Brussels, 29 June 2005
Small and medium-sized enterprises often face problems in selling technologies or know-how abroad, or are unable to source their technology needs in their own countries. To ensure that the huge innovation potential of the EU’s 25 million SMEs is fully exploited, a network of Innovation Relay Centres (IRC) was created in 1995 to stimulate transnational transfer of innovative technologies and to promote technology partnerships. At its annual meeting held in Brussels from 27- 29 June 2005, the IRC network gathered European and regional stakeholders to discuss new methods and objectives for future innovation support – and celebrated 10 years of successful operations bringing innovative companies together to make innovation a business reality.

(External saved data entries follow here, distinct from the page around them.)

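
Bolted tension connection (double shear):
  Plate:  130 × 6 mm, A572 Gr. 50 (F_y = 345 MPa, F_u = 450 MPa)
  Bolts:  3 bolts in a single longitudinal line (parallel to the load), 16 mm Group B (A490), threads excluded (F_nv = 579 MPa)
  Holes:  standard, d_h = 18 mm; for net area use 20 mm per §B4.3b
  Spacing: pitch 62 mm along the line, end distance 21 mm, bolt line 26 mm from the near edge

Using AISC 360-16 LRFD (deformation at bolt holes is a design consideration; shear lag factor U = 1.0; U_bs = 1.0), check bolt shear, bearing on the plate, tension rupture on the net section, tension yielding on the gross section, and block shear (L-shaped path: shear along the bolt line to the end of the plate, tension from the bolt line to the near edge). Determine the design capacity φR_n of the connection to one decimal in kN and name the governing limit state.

Bolt shear: A_b = π(16)²/4 = 201.06 mm². φR_n = 0.75 × 579 × 201.06 × 3 × 2 = 523.9 kN.
Bearing (6 mm plate, F_u = 450 MPa): end bolts L_c = 21 − 18/2 = 12, R_n = min(1.2×12×6×450, 2.4×16×6×450) = 38.88 kN/bolt; interior L_c = 62 − 18 = 44, R_n = 103.68 kN/bolt. φR_n = 0.75 × (1×38.88 + 2×103.68) = 184.7 kN.
Tension rupture (net): A_n = (130 − 1×20)×6 = 660 mm² (U = 1.0, A_e = A_n). φR_n = 0.75 × 450 × 660 = 222.8 kN.
Tension yield (gross): A_g = 130×6 = 780 mm². φR_n = 0.90 × 345 × 780 = 242.2 kN.
Block shear: shear path 1×[21+2×62] = 1×145 mm, A_gv = 870, A_nv = 1×(145 − 2.5×20)×6 = 570 mm²; tension to near edge: (26 − 0.5×20)×6 = 96 mm². R_n = min(0.6×450×570, 0.6×345×870) + 1.0×450×96 = min(153.9, 180.09) + 43.2 = 197.1 kN. φR_n = 0.75 × 197.1 = 147.8 kN.
Governing: min(523.9, 184.7, 222.8, 242.2, 147.8) = 147.8 kN → block shear.

147.8 kN (block shear governs)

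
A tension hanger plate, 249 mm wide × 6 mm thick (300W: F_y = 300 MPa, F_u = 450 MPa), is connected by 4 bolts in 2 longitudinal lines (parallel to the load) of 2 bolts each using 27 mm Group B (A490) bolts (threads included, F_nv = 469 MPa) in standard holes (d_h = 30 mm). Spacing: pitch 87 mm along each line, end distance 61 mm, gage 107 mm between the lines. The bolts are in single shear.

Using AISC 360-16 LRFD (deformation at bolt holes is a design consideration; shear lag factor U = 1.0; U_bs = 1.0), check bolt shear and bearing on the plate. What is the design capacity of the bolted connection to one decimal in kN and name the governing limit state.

486.0 kN (bearing governs)

Bolt shear: A_b = π(27)²/4 = 572.56 mm². φR_n = 0.75 × 469 × 572.56 × 4 × 1 = 805.6 kN.
Bearing (6 mm plate, F_u = 450 MPa): end bolts L_c = 61 − 30/2 = 46, R_n = min(1.2×46×6×450, 2.4×27×6×450) = 149.04 kN/bolt; interior L_c = 87 − 30 = 57, R_n = 174.96 kN/bolt. φR_n = 0.75 × (2×149.04 + 2×174.96) = 486.0 kN.
Governing: min(805.6, 486.0) = 486.0 kN → bearing.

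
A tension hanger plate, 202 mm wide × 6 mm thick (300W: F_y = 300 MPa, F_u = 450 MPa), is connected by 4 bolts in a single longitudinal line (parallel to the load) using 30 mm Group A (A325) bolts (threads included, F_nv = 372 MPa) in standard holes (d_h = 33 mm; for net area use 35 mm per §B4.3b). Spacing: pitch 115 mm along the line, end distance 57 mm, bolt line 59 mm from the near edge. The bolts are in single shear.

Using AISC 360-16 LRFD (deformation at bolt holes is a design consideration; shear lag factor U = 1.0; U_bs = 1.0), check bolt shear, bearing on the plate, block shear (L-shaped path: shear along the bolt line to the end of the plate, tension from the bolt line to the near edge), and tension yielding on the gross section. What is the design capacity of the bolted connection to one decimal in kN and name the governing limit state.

327.2 kN (gross-section yield governs)

Bolt shear: A_b = π(30)²/4 = 706.86 mm². φR_n = 0.75 × 372 × 706.86 × 4 × 1 = 788.9 kN.
Bearing (6 mm plate, F_u = 450 MPa): end bolts L_c = 57 − 33/2 = 40.5, R_n = min(1.2×40.5×6×450, 2.4×30×6×450) = 131.22 kN/bolt; interior L_c = 115 − 33 = 82, R_n = 194.4 kN/bolt. φR_n = 0.75 × (1×131.22 + 3×194.4) = 535.8 kN.
Block shear: shear path 1×[57+3×115] = 1×402 mm, A_gv = 2412, A_nv = 1×(402 − 3.5×35)×6 = 1677 mm²; tension to near edge: (59 − 0.5×35)×6 = 249 mm². R_n = min(0.6×450×1677, 0.6×300×2412) + 1.0×450×249 = min(452.79, 434.16) + 112.05 = 546.21 kN. φR_n = 0.75 × 546.21 = 409.7 kN.
Tension yield (gross): A_g = 202×6 = 1212 mm². φR_n = 0.90 × 300 × 1212 = 327.2 kN.
Governing: min(788.9, 535.8, 409.7, 327.2) = 327.2 kN → gross-section yield.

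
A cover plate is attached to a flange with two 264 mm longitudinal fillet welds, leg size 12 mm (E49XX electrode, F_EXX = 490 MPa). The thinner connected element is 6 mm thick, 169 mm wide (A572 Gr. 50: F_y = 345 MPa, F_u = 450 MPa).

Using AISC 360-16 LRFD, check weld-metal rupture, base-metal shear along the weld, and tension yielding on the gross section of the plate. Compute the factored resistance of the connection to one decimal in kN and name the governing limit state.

Weld metal: throat = 0.707×12 = 8.484 mm, L = 2×264 = 528 mm. φR_n = 0.75 × 0.6 × 490 × 8.484 × 528 = 987.7 kN.
Base metal shear (6 mm plate): yield φR_n = 1.0×0.6×345×6×528 = 655.8 kN; rupture φR_n = 0.75×0.6×450×6×528 = 641.5 kN; take 641.5 kN (rupture).
Tension yield (gross): A_g = 169×6 = 1014 mm². φR_n = 0.90 × 345 × 1014 = 314.8 kN.
Governing: min(987.7, 641.5, 314.8) = 314.8 kN → gross-section yield.

314.8 kN (gross-section yield governs)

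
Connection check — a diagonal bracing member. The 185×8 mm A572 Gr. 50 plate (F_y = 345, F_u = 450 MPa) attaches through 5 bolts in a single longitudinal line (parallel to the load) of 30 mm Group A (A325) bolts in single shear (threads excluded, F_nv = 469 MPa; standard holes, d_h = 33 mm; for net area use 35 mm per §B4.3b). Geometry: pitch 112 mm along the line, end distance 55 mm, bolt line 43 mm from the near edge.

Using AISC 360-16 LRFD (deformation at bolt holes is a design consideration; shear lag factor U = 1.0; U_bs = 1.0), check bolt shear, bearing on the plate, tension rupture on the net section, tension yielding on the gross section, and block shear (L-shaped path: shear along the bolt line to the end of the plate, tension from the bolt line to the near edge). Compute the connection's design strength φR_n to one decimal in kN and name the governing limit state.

Bolt shear: A_b = π(30)²/4 = 706.86 mm². φR_n = 0.75 × 469 × 706.86 × 5 × 1 = 1243.2 kN.
Bearing (8 mm plate, F_u = 450 MPa): end bolts L_c = 55 − 33/2 = 38.5, R_n = min(1.2×38.5×8×450, 2.4×30×8×450) = 166.32 kN/bolt; interior L_c = 112 − 33 = 79, R_n = 259.2 kN/bolt. φR_n = 0.75 × (1×166.32 + 4×259.2) = 902.3 kN.
Tension rupture (net): A_n = (185 − 1×35)×8 = 1200 mm² (U = 1.0, A_e = A_n). φR_n = 0.75 × 450 × 1200 = 405.0 kN.
Tension yield (gross): A_g = 185×8 = 1480 mm². φR_n = 0.90 × 345 × 1480 = 459.5 kN.
Block shear: shear path 1×[55+4×112] = 1×503 mm, A_gv = 4024, A_nv = 1×(503 − 4.5×35)×8 = 2764 mm²; tension to near edge: (43 − 0.5×35)×8 = 204 mm². R_n = min(0.6×450×2764, 0.6×345×4024) + 1.0×450×204 = min(746.28, 832.97) + 91.8 = 838.08 kN. φR_n = 0.75 × 838.08 = 628.6 kN.
Governing: min(1243.2, 902.3, 405.0, 459.5, 628.6) = 405.0 kN → net-section rupture.

405.0 kN (net-section rupture governs)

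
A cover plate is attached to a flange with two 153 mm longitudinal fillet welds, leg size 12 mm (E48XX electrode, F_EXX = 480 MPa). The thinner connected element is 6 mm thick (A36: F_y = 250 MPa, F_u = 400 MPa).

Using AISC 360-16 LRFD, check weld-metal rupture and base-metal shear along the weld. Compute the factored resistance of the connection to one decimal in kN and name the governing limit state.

275.4 kN (base-metal shear governs)

Weld metal: throat = 0.707×12 = 8.484 mm, L = 2×153 = 306 mm. φR_n = 0.75 × 0.6 × 480 × 8.484 × 306 = 560.8 kN.
Base metal shear (6 mm plate): yield φR_n = 1.0×0.6×250×6×306 = 275.4 kN; rupture φR_n = 0.75×0.6×400×6×306 = 330.5 kN; take 275.4 kN (yield).
Governing: min(560.8, 275.4) = 275.4 kN → base-metal shear.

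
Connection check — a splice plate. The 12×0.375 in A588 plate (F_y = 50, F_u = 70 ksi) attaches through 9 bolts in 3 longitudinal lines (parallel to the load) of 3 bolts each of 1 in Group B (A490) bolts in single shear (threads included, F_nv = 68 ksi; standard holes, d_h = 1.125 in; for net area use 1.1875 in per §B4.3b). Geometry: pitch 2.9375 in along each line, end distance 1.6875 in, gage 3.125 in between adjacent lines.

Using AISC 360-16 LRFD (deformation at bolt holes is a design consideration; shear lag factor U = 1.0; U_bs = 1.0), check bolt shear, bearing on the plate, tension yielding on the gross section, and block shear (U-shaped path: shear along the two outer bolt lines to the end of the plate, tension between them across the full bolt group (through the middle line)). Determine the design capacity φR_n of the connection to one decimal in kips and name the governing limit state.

184.8 kips (block shear governs)

Bolt shear: A_b = π(1)²/4 = 0.7854 in². φR_n = 0.75 × 68 × 0.7854 × 9 × 1 = 360.5 kips.
Bearing (0.375 in plate, F_u = 70 ksi): end bolts L_c = 1.6875 − 1.125/2 = 1.125, R_n = min(1.2×1.125×0.375×70, 2.4×1×0.375×70) = 35.438 kips/bolt; interior L_c = 2.9375 − 1.125 = 1.8125, R_n = 57.094 kips/bolt. φR_n = 0.75 × (3×35.438 + 6×57.094) = 336.7 kips.
Tension yield (gross): A_g = 12×0.375 = 4.5 in². φR_n = 0.90 × 50 × 4.5 = 202.5 kips.
Block shear: shear path 2×[1.6875+2×2.9375] = 2×7.5625 in, A_gv = 5.6719, A_nv = 2×(7.5625 − 2.5×1.1875)×0.375 = 3.4453 in²; tension across gage: (6.25 − 2×1.1875)×0.375 = 1.4531 in². R_n = min(0.6×70×3.4453, 0.6×50×5.6719) + 1.0×70×1.4531 = min(144.7, 170.16) + 101.72 = 246.42 kips. φR_n = 0.75 × 246.42 = 184.8 kips.
Governing: min(360.5, 336.7, 202.5, 184.8) = 184.8 kips → block shear.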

Addressing the IRC Network, Commission Vice-President Günter Verheugen responsible for enterprise and industry policy said: “Innovation is the key to opening the door to a brighter economic future. If we want to overcome Europe’s current stagnation and raise its capacity for growth, we have to reduce the gap between the EU and the US in innovation performance. The IRC network is enabling SMEs to play a crucial part in reaching this goal.”
Commissioner Verheugen also presented the award for the most successful technology transfer exploiting EU-funded research results to the partnership between Simtech Systems of Finland and XC Engineering of Italy. Mr. Verheugen noted that: “The success of this technological cooperation is directly attributable to the IRC Network”.
The Europe-wide network of Innovation Relay Centres (IRCs) acts as a broker, helping SMEs access the information, knowledge, technologies, finance, expertise and assistance they need from the resources available throughout the region, and discover possibilities for partnership and cooperation. The cross-border collaboration and exchange of know-how gives the most innovative companies significantly greater visibility, so their success can be emulated by others throughout the region.
The network consists of 71 IRCs, involving 230 organisations in 33 countries within and outside the EU. In the past ten years it has assisted in over 12,500 technology transfer negotiations and helped more than 55,000 client companies exploit their research results and meet their technology needs. Most IRCs are operated by consortia of regional organisations with established reputations in local research and industrial communities. These include innovation agencies, Chambers of Commerce, regional development agencies and university technology centres. All IRCs draw strength from their membership of a European network. The strong technical and personal links within the network equip each IRC to broker technology transfers quickly and efficiently.
In many regions, IRCs have established themselves as the service providers of choice for companies wishing to internationalise their research activities, their marketing operations or their supply chains.
This year’s 3-day conference brought together technology transfer experts from the entire network of Innovation Relay Centres. Participants made the most of the opportunity to network, and gained inspiration from the best of Brussels-based research and development and innovative excellence that was on show at the conference.